# Old Phone Books



## Tex-Shooter (Dec 17, 2009)

Hey wait a minute, an old phone book as a tool? When doing a small job that is dirty, oily, greasy or etcetera open an old phone book and do it on the top of it. When you are done tear out the soiled pages and discard. The Fishing reel sitting on the phone book is a Clarkson Castey surf reel. The company went out of business in the 1960's. It is a fine old all metal (mostly aluminum) reel and this one works perfectly. -- Tex


----------



## Rayshot (Feb 1, 2010)

Good idea Bill.


----------



## NaturalFork (Jan 21, 2010)

Old phonebooks also make great blowgun targets and paper blowgun darts.

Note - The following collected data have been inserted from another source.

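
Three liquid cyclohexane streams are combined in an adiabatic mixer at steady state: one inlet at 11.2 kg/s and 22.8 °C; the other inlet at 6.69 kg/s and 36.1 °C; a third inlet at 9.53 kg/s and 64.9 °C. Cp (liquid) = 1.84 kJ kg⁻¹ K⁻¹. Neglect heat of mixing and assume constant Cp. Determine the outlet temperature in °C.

T_out = 40.7 °C

Energy balance with Q = 0: Σ ṁᵢCp,ᵢ(T_out − Tᵢ) = 0
Σ ṁᵢCp,ᵢTᵢ = 11.2×1.84×22.8 + 6.69×1.84×36.1 + 9.53×1.84×64.9 = 2052.3
Σ ṁᵢCp,ᵢ = 11.2×1.84 + 6.69×1.84 + 9.53×1.84 = 50.453
T_out = 2052.3 / 50.453 = 40.677 °C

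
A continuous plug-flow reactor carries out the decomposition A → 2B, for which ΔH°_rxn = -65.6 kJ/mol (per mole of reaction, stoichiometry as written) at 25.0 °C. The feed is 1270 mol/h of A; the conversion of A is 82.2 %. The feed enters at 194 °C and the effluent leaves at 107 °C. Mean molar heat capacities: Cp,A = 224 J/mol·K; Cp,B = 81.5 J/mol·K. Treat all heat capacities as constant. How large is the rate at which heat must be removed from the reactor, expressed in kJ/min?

Extent of reaction ξ = 0.822 × 1270 = 1043.9 mol/h
Reaction term: ξ·ΔH°_rxn = 1043.9 × -65.6 = -68482 kJ/h
Sensible, feed 194→25 °C: -48077 kJ/h
Outlet flows (mol/h): A 226.06, B 2087.9
Sensible, products 25→107 °C: 18106 kJ/h
Q = ΔH = -98454 kJ/h = -27.348 kW
Heat removed = 1640.9 kJ/min

Q_out = 1640 kJ/min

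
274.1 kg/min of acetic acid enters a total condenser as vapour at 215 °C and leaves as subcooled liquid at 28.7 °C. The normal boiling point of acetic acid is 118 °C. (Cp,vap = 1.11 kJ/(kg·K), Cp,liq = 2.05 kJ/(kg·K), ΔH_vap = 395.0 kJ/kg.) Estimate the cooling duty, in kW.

Q_c = 3130 kW

vapour 215→118 °C: -107.67 kJ/kg
condensation at 118 °C: -395 kJ/kg
liquid 118→28.7 °C: -183.06 kJ/kg
Δh = -107.67 + -395 + -183.06 = -685.74 kJ/kg
Q = ṁ·Δh = 274.1 kg/min × -685.74 kJ/kg = -187960 kJ/min
|Q| = 3132.7 kW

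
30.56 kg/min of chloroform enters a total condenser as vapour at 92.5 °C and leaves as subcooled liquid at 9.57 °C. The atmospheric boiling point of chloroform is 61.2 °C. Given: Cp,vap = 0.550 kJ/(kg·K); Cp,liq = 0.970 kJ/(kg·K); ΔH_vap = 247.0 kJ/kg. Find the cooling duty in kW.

vapour 92.5→61.2 °C: -17.215 kJ/kg
condensation at 61.2 °C: -247 kJ/kg
liquid 61.2→9.57 °C: -50.081 kJ/kg
Δh = -17.215 + -247 + -50.081 = -314.3 kJ/kg
Q = ṁ·Δh = 30.56 kg/min × -314.3 kJ/kg = -9604.9 kJ/min
|Q| = 160.08 kW

Q_c = 160 kW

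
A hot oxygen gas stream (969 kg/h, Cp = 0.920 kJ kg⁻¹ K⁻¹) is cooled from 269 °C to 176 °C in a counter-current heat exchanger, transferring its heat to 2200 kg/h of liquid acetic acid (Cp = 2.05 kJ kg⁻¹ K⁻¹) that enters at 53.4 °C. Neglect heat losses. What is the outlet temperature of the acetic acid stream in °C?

Heat released by hot stream: Q = 969 × 0.920 × (269 − 176) = 82908 kJ/h
Energy balance on cold side (adiabatic exchanger): Q = ṁ_c·Cp_c·(T_c,out − T_c,in)
T_c,out = 53.4 + 82908/(2200 × 2.05) = 71.783 °C

T_c,out = 71.8 °C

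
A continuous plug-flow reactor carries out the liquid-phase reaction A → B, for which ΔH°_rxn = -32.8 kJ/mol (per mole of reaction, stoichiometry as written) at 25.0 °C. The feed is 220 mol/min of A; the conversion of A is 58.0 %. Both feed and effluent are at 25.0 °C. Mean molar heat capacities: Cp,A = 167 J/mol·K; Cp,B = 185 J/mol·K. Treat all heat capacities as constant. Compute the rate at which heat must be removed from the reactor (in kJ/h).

Q_out = 251000 kJ/h

Extent of reaction ξ = 0.580 × 220 = 127.6 mol/min
Reaction term: ξ·ΔH°_rxn = 127.6 × -32.8 = -4185.3 kJ/min
Q = ΔH = -4185.3 kJ/min = -69.755 kW
Heat removed = 251120 kJ/h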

If you are into that sort of thing.


----------



## marcus sr (Jun 5, 2011)

they also make a wicked inch punch target


----------



## e~shot (Jun 3, 2010)

Good idea TEX


----------



## slingshot_sniper (Feb 20, 2011)

Great for shooting arrows into from my slingbow too


----------



## Jacktrevally (Feb 14, 2011)

Do you fish with this reel?


----------



## tubeman (Mar 7, 2011)

Old phone books also make excellent targets for my 80ft/lb pistol crossbow


----------



## Xidoo (Aug 14, 2010)

Old or new phone books are used to punch people in the stomach without left a mark behind. This is true...


----------